Southwestern Bell Telephone Co. v. City of Fayetteville

John F. Stroud, Justice,

dissenting. The majority opinion is a perfect illustration of the exception swallowing up the rule. The opinion indicates that this case cannot be affirmed without overruling one or more of the prior decisions of this court on the subject. In my view, the majority have just overruled all three precedents on the subject. Ark. State Highway Comm. v. Ark. Power & Light Co., 231 Ark. 307, 330 S.W. 2d 77 (1959); Ark. State Highway Comm. v. Ark. Power & Light Co., 235 Ark. 277, 359 S.W. 2d 441 (1962); and City of Little Rock v. Ark. Louisiana Gas Co., 261 Ark. 347, 548 S.W. 2d 133 (1977).

In the first AP&L case in 1959, the comments of this court quoted by the majority were not dicta, as the court was merely stating the general rule before finding that the facts fell within the exception to the rule due to the complete ouster of the utility’s facilities from the right-of-way. The general rule was stated as follows:

But even though the Power Company has the right to maintain its poles on the rights of way, it does not mean that the company could not be compelled to move its facilities so as not to unnecessarily interfere with use of the streets. . . . Hence, if the city or county should change the right of way of a public street or road, or widen it, or relocate it, the Company could be required to change its poles and wires without compensation so as not to ‘unnecessarily and unreasonably impair or obstruct’ the street.

The basic rule is also set out in 12 McQuillin on Municipal Corporations 183, § 34.74a (3d ed. rev. 1970):

The fundamental common-law right applicable to franchises in streets is that the utility company must relocate its facilities in public streets when changes are required by public necessity. Accordingly, it is generally held that the municipality may require a change in the location of pipes or other underground facilities of the grantee of a franchise, where public conveniences or security require it, even at the grantee’s own expense

In the second AP&L case decided in 1962, this court reaffirmed and quoted the basic premises previously set forth in the earlier AP&L case.

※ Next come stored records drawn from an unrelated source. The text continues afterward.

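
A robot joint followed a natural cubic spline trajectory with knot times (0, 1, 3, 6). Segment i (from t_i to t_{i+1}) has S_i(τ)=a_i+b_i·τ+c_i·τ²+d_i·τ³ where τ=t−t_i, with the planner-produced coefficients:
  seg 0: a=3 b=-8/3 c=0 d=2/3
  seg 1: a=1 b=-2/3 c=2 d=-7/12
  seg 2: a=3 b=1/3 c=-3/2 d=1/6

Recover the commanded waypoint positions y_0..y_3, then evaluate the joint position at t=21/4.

y_0=3 y_1=1 y_2=3 y_3=-5
S(21/4) = -249/128

y_0 = S_0(0) = a_0 = 3
y_1 = S_1(0) = a_1 = 1
y_2 = S_2(0) = a_2 = 3
y_3 = S_2(3) = -5
t_q=21/4 is in segment 2 (τ=9/4); S_2(τ)=-249/128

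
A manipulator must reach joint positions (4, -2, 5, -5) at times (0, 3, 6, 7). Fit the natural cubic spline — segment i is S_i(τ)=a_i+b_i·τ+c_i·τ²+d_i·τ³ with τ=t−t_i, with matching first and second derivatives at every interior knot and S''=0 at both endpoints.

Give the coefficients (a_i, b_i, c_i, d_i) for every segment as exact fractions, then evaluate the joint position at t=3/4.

Δ: Δ0=-2, Δ1=7/3, Δ2=-10
row 1: diag=12, rhs=26; c'=1/4, d'=13/6
row 2: denom=8−3·1/4=29/4; d'=(-74−3·13/6)/(29/4)=-322/29
back: M2=-322/29
back: M1=13/6−1/4·-322/29=430/87
M: M0=0, M1=430/87, M2=-322/29, M3=0
seg 0: a=4, c=M0/2=0, d=(M1−M0)/(6·3)=215/783, b=Δ0−h0·(2M0+M1)/6=-389/87
seg 1: a=-2, c=M1/2=215/87, d=(M2−M1)/(6·3)=-698/783, b=Δ1−h1·(2M1+M2)/6=256/87
seg 2: a=5, c=M2/2=-161/29, d=(M3−M2)/(6·1)=161/87, b=Δ2−h2·(2M2+M3)/6=-548/87
t_q=3/4 → seg 0, τ=3/4; S=4+-389/87·τ+0·τ²+215/783·τ³=1415/1856

  seg 0: a=4 b=-389/87 c=0 d=215/783
  seg 1: a=-2 b=256/87 c=215/87 d=-698/783
  seg 2: a=5 b=-548/87 c=-161/29 d=161/87
S(3/4) = 1415/1856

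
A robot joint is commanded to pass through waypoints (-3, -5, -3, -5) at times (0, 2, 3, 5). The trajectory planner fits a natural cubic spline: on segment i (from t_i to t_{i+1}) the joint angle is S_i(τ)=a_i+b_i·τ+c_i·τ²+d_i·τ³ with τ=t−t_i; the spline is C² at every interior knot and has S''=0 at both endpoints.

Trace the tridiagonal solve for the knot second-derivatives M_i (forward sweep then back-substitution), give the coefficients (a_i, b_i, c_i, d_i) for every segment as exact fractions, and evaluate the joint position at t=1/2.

Δ: Δ0=-1, Δ1=2, Δ2=-1
row 1: diag=6, rhs=18; c'=1/6, d'=3
row 2: denom=6−1·1/6=35/6; d'=(-18−1·3)/(35/6)=-18/5
back: M2=-18/5
back: M1=3−1/6·-18/5=18/5
M: M0=0, M1=18/5, M2=-18/5, M3=0
seg 0: a=-3, c=M0/2=0, d=(M1−M0)/(6·2)=3/10, b=Δ0−h0·(2M0+M1)/6=-11/5
seg 1: a=-5, c=M1/2=9/5, d=(M2−M1)/(6·1)=-6/5, b=Δ1−h1·(2M1+M2)/6=7/5
seg 2: a=-3, c=M2/2=-9/5, d=(M3−M2)/(6·2)=3/10, b=Δ2−h2·(2M2+M3)/6=7/5
t_q=1/2 → seg 0, τ=1/2; S=-3+-11/5·τ+0·τ²+3/10·τ³=-65/16

  seg 0: a=-3 b=-11/5 c=0 d=3/10
  seg 1: a=-5 b=7/5 c=9/5 d=-6/5
  seg 2: a=-3 b=7/5 c=-9/5 d=3/10
S(1/2) = -65/16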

However, as the Highway Commission required the utility to remove its poles from the path of a freeway and replace them with much higher poles, the court found that an ouster of the utility’s facilities had occurred, justifying reimbursement of the relocation expense.

The Arida Gas case in 1977 also found “in effect, an ouster rather than a mere relocation” due to the severe limitation of access to the facilities placed upon the utility by the street improvement project. By this comment the court obviously still acknowleded the general rule that the cost of a “mere relocation” would not be reimbursed to the utility.

In the present case, the City of Fayetteville required the telephone poles and gas meters of appellants to be relocated either within the existing right-of-way or the newly acquired right-of-way adjacent thereto as a part of the street widening project. There was no ouster from the right-of-way as in both AP&L cases, nor an ouster by restriction of access as in the Arkla case. The evidence clearly shows that there was a “mere relocation” with no extenuating circumstances, and as the facts square perfectly with the basic rule acknowledged by all three decisions of this court on the subject, I would apply the rule rather than discard it. For these reasons the finding of the learned Chancellor should be affirmed.

George Rose Smith, J., joins in this dissent.